イスラエルに住むヨエルは、長年、連れ添ってきた妻にふとしたことから疑念を抱く。自分の知らない自分名義の家があり、そこに住む男と妻は親しげに接している。ヨエルは謎を解明しようとするが、妻の秘密にはホロコーストの痛ましい記憶が秘められていた。長編デビュー作“Eyes Wide Open”がカンヌ映画祭で注目されたハイム・タバックマン監督が描く「エヴァ」は、静謐で陰影に富んだドラマ。夫婦の情愛、葛藤が画面に細やかに綴られる。
──どのような経緯で作品は生まれましたか?
ハイム・タバックマン監督(以下、タバックマン監督):プロデューサーのダビッド・シルバーが中心になったプロジェクトです。私は後で参加しました。
──ということは、ストーリーはそのプロジェクトで作り上げたものなのですか?
タバックマン監督:そうです。ストーリーはできあがっていました。ただ、シナリオは私自身のアイデアを加えて書き直しました。ヨエル役のアビ・クシュニールとも何カ月も一緒に過ごし、相談しながらキャラクターを作るなど、みんなと共同で作ったというのが正しいですね。
ダビッド・シルバー(以下、シルバー):私がその脚本を手に入れて映画化しようとしました。そのうちに監督が加わり、彼の手によって、全く新しい作品として生まれ変わったのです。
アビ・クシュニール(以下、クシュニール):そう、監督が今の形にしたのです。
──監督はこの作品に対してどんな思いを持って挑まれたのですか。そのあたりのプロセスを教えてください。
タバックマン監督:私は脚本のなかに、自分の人生に照らし合わせて共感できる要素を求めます。それが作品を作り出すエンジンになるのです。私は結婚したことはあるのですが、長く続きませんでした。人と人とが暮らしていて、それがたとえ愛から始まったものでも、長い間の諍いによって地獄のように終わることもあります。人には限界があり、秘密がある。お互いの関係性のなかで、人はどこまで耐えることができるのか。この作品が描くように、憎しみや愛がひとつの軸になって人生は過ぎていきます。私はそこに共感しました。私はこれをこの作品の主題と捉えて取り組むことにしました。
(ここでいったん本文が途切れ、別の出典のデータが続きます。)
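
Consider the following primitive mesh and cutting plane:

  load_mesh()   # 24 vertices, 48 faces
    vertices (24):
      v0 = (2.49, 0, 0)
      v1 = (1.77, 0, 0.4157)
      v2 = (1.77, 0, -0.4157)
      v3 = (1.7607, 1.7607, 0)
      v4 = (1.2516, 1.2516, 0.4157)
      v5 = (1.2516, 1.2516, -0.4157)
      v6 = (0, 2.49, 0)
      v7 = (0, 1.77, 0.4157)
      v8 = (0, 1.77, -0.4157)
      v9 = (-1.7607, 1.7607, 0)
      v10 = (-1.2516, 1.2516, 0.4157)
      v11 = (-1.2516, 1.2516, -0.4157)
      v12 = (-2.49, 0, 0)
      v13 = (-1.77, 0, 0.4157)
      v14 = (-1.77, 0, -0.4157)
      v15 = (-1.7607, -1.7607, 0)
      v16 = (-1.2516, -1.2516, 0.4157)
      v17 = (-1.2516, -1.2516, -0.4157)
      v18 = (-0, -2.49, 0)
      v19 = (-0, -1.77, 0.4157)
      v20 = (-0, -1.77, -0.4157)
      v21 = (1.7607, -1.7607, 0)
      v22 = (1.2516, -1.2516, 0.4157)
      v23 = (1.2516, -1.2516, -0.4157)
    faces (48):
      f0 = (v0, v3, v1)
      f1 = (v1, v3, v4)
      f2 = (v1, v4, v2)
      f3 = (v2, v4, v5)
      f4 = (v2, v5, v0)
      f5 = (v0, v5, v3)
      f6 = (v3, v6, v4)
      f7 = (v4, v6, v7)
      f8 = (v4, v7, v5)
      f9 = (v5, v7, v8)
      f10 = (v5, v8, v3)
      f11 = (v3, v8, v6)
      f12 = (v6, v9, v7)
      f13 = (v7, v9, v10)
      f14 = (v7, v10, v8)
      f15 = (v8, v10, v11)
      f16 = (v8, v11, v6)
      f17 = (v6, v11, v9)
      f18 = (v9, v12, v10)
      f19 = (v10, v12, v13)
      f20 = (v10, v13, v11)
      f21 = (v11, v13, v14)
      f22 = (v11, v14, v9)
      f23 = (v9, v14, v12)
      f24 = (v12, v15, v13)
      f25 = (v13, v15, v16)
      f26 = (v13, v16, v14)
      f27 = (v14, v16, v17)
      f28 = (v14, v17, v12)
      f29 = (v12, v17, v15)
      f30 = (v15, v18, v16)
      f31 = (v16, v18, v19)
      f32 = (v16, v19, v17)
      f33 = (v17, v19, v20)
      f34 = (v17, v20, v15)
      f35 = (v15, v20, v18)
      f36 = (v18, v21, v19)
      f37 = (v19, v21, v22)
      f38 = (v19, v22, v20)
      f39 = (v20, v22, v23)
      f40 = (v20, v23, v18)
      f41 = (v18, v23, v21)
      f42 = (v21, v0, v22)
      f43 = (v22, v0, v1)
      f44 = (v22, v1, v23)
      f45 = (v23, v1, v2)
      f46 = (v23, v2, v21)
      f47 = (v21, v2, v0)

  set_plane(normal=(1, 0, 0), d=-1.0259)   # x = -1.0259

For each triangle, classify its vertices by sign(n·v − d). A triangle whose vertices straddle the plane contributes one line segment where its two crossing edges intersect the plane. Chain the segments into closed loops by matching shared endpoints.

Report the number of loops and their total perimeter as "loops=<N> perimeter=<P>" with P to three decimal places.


Straddling triangles (12 of 48):
  (v6,v9,v7) [+-+] → (-1.0259, 2.06506, 0)–(-1.0259, 1.76458, 0.173486)  len=0.3470
  (v7,v9,v10) [+--] → (-1.0259, 1.76458, 0.173486)–(-1.0259, 1.34508, 0.4157)  len=0.4844
  (v7,v10,v8) [+-+] → (-1.0259, 1.34508, 0.4157)–(-1.0259, 1.34508, 0.265774)  len=0.1499
  (v8,v10,v11) [+--] → (-1.0259, 1.34508, 0.265774)–(-1.0259, 1.34508, -0.4157)  len=0.6815
  (v8,v11,v6) [+-+] → (-1.0259, 1.34508, -0.4157)–(-1.0259, 1.47492, -0.340737)  len=0.1499
  (v6,v11,v9) [+--] → (-1.0259, 1.47492, -0.340737)–(-1.0259, 2.06506, 0)  len=0.6814
  (v15,v18,v16) [-+-] → (-1.0259, -2.06506, 0)–(-1.0259, -1.47492, 0.340737)  len=0.6814
  (v16,v18,v19) [-++] → (-1.0259, -1.47492, 0.340737)–(-1.0259, -1.34508, 0.4157)  len=0.1499
  (v16,v19,v17) [-+-] → (-1.0259, -1.34508, 0.4157)–(-1.0259, -1.34508, -0.265774)  len=0.6815
  (v17,v19,v20) [-++] → (-1.0259, -1.34508, -0.265774)–(-1.0259, -1.34508, -0.4157)  len=0.1499
  (v17,v20,v15) [-+-] → (-1.0259, -1.34508, -0.4157)–(-1.0259, -1.76458, -0.173486)  len=0.4844
  (v15,v20,v18) [-++] → (-1.0259, -1.76458, -0.173486)–(-1.0259, -2.06506, 0)  len=0.3470

Chained into 2 loop(s):
  loop 1: 6 segments, perimeter = 2.4941
  loop 2: 6 segments, perimeter = 2.4941
Total perimeter = 4.988

loops=2 perimeter=4.988


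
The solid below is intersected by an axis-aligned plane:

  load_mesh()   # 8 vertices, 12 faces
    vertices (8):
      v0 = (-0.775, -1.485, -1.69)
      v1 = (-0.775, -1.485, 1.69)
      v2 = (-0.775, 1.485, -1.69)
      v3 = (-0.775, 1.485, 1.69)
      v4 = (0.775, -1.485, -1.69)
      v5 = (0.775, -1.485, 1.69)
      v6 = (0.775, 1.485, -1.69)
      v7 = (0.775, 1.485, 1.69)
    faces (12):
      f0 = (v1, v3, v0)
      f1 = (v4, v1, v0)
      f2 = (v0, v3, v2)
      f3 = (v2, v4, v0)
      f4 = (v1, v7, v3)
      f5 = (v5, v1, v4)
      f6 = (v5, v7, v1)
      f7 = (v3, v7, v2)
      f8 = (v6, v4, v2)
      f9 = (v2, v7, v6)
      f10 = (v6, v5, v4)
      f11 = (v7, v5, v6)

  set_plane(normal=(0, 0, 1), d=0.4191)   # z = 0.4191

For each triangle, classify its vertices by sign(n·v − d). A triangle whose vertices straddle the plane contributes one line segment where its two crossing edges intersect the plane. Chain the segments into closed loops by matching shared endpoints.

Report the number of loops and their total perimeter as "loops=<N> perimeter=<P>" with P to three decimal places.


loops=1 perimeter=9.040

Straddling triangles (8 of 12):
  (v1,v3,v0) [++-] → (-0.775, 0.368262, 0.4191)–(-0.775, -1.485, 0.4191)  len=1.8533
  (v4,v1,v0) [-+-] → (-0.192191, -1.485, 0.4191)–(-0.775, -1.485, 0.4191)  len=0.5828
  (v0,v3,v2) [-+-] → (-0.775, 0.368262, 0.4191)–(-0.775, 1.485, 0.4191)  len=1.1167
  (v5,v1,v4) [++-] → (-0.192191, -1.485, 0.4191)–(0.775, -1.485, 0.4191)  len=0.9672
  (v3,v7,v2) [++-] → (0.192191, 1.485, 0.4191)–(-0.775, 1.485, 0.4191)  len=0.9672
  (v2,v7,v6) [-+-] → (0.192191, 1.485, 0.4191)–(0.775, 1.485, 0.4191)  len=0.5828
  (v6,v5,v4) [-+-] → (0.775, -0.368262, 0.4191)–(0.775, -1.485, 0.4191)  len=1.1167
  (v7,v5,v6) [++-] → (0.775, -0.368262, 0.4191)–(0.775, 1.485, 0.4191)  len=1.8533

Chained into 1 loop(s):
  loop 1: 8 segments, perimeter = 9.0400
Total perimeter = 9.040


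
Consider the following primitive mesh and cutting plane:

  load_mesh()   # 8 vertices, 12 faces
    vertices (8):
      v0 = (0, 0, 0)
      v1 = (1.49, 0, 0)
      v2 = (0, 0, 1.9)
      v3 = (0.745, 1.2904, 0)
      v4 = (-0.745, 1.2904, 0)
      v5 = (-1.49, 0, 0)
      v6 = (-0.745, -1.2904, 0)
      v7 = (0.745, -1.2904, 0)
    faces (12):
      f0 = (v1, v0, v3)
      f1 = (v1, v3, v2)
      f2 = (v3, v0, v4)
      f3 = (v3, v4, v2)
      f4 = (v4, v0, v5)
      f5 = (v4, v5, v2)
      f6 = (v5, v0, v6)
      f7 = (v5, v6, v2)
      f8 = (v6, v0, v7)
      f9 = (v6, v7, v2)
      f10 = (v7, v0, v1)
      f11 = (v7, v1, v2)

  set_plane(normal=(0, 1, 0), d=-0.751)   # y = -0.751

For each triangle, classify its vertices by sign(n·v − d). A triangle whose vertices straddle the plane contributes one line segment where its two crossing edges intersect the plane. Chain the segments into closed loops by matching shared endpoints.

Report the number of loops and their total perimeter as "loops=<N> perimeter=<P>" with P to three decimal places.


loops=1 perimeter=4.999

Straddling triangles (6 of 12):
  (v5,v0,v6) [++-] → (-0.433583, -0.751, 0)–(-1.05642, -0.751, 0)  len=0.6228
  (v5,v6,v2) [+-+] → (-1.05642, -0.751, 0)–(-0.433583, -0.751, 0.794219)  len=1.0093
  (v6,v0,v7) [-+-] → (-0.433583, -0.751, 0)–(0.433583, -0.751, 0)  len=0.8672
  (v6,v7,v2) [--+] → (0.433583, -0.751, 0.794219)–(-0.433583, -0.751, 0.794219)  len=0.8672
  (v7,v0,v1) [-++] → (0.433583, -0.751, 0)–(1.05642, -0.751, 0)  len=0.6228
  (v7,v1,v2) [-++] → (1.05642, -0.751, 0)–(0.433583, -0.751, 0.794219)  len=1.0093

Chained into 1 loop(s):
  loop 1: 6 segments, perimeter = 4.9986
Total perimeter = 4.999


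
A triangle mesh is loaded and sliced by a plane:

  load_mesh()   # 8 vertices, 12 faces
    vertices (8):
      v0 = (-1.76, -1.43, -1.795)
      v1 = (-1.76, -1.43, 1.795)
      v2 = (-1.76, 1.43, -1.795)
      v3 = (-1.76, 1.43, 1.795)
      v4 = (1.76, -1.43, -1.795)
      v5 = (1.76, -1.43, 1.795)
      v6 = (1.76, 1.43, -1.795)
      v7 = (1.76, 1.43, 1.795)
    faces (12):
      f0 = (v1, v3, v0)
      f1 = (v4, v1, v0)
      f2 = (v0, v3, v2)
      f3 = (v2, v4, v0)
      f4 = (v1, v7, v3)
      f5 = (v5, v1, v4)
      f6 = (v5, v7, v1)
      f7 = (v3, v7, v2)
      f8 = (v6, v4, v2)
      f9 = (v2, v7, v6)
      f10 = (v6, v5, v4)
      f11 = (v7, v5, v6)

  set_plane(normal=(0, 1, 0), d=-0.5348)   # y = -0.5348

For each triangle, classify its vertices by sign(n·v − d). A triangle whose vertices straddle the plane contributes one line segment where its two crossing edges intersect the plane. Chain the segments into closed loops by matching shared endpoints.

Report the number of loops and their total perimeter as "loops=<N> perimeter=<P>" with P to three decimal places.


Straddling triangles (8 of 12):
  (v1,v3,v0) [-+-] → (-1.76, -0.5348, 1.795)–(-1.76, -0.5348, -0.671305)  len=2.4663
  (v0,v3,v2) [-++] → (-1.76, -0.5348, -0.671305)–(-1.76, -0.5348, -1.795)  len=1.1237
  (v2,v4,v0) [+--] → (0.658215, -0.5348, -1.795)–(-1.76, -0.5348, -1.795)  len=2.4182
  (v1,v7,v3) [-++] → (-0.658215, -0.5348, 1.795)–(-1.76, -0.5348, 1.795)  len=1.1018
  (v5,v7,v1) [-+-] → (1.76, -0.5348, 1.795)–(-0.658215, -0.5348, 1.795)  len=2.4182
  (v6,v4,v2) [+-+] → (1.76, -0.5348, -1.795)–(0.658215, -0.5348, -1.795)  len=1.1018
  (v6,v5,v4) [+--] → (1.76, -0.5348, 0.671305)–(1.76, -0.5348, -1.795)  len=2.4663
  (v7,v5,v6) [+-+] → (1.76, -0.5348, 1.795)–(1.76, -0.5348, 0.671305)  len=1.1237

Chained into 1 loop(s):
  loop 1: 8 segments, perimeter = 14.2200
Total perimeter = 14.220

loops=1 perimeter=14.220


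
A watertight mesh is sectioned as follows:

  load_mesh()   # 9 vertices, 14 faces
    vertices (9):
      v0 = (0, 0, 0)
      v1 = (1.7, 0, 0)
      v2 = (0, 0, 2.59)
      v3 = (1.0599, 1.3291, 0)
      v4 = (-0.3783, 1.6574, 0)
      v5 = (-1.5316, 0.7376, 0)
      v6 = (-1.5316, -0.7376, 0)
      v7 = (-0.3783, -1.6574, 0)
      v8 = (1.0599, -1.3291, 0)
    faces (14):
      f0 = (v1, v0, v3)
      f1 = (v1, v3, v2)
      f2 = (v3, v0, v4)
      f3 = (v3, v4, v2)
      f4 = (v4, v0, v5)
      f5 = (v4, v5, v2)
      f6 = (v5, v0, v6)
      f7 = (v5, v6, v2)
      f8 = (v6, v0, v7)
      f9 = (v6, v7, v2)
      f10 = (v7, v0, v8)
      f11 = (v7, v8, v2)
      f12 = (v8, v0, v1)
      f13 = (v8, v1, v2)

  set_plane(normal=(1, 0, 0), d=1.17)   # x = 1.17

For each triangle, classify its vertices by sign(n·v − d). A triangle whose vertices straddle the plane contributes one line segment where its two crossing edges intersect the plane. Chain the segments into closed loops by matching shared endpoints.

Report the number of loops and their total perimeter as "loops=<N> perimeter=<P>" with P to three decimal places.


Straddling triangles (4 of 14):
  (v1,v0,v3) [+--] → (1.17, 0, 0)–(1.17, 1.10049, 0)  len=1.1005
  (v1,v3,v2) [+--] → (1.17, 1.10049, 0)–(1.17, 0, 0.807471)  len=1.3649
  (v8,v0,v1) [--+] → (1.17, 0, 0)–(1.17, -1.10049, 0)  len=1.1005
  (v8,v1,v2) [-+-] → (1.17, -1.10049, 0)–(1.17, 0, 0.807471)  len=1.3649

Chained into 1 loop(s):
  loop 1: 4 segments, perimeter = 4.9309
Total perimeter = 4.931

loops=1 perimeter=4.931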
──すでにあった脚本にそういったことが書き込まれていたのですか?
タバックマン監督:ストーリーはほとんど変わっていません。細々した要素を取捨選択しただけです。たとえば、脚本では妻のエヴァは最後に死んでしまいますが、私は彼女が死んだら葬って欲しいという土地をラストシーンに入れることで、観客に判断を任せました。こちらのほうが映画の完成形に近いと思いました。
──プロジェクトに参加したとき、俳優も決定していたのですね。
タバックマン監督:決定していましたが変更もできました。しかしクシュニールさんと話し合ううちに、この役はクシュニールさんしかいないと思いました。彼はコメディ出身で非常に才能溢れる俳優です。私はコメディからドラマに移った俳優を重用します。コメディは、深い悲しみを知らないと演じることができないからです。比類ない演技を彼に披露してもらい、仕上がりに十分満足しています。
──演出面でご苦労した点はありましたか?
タバックマン監督:映画の世界はいろいろ闘いがあるわけで、重要なスタッフが途中でいなくなるといった制作の背後にある闘いが、私にとっては非常に大変でした。ただこういった闘いも私は大好きです。制約の中でいかに撮るか、どう乗り越えるかがひとつの楽しみでもありました。
――時代設定はいつ頃なのですか?
シルバー:1970年代です。このストーリーは事実に基づくもので、当時のイスラエルには、こうした事例がたくさんありました。ホロコーストという悲劇の混乱のなかで、亡くなったと思っていた伴侶が帰ってきた。当時、イスラエルが抱えていたそうした事例が、今回の作品に反映されています。
クシュニール:私が子供の頃に住んでいたアパートに、ホロコーストの生き残りのおばあさんがいました。撮影中に彼女のことを思い出しました。ユダヤ人は学校などでホロコーストのことを勉強するのですが、私自身はイスラエルで生まれ、ホロコーストのことは知りません。勉強するし理解はしますが、実際には体験していないので理解が及びません。この主人公も、ホロコーストに対して興味を感情も抱かない。それが現実で、私もかつてそう感じていました。この作品が訴えるのは歴史、悲劇を風化させないことなのです。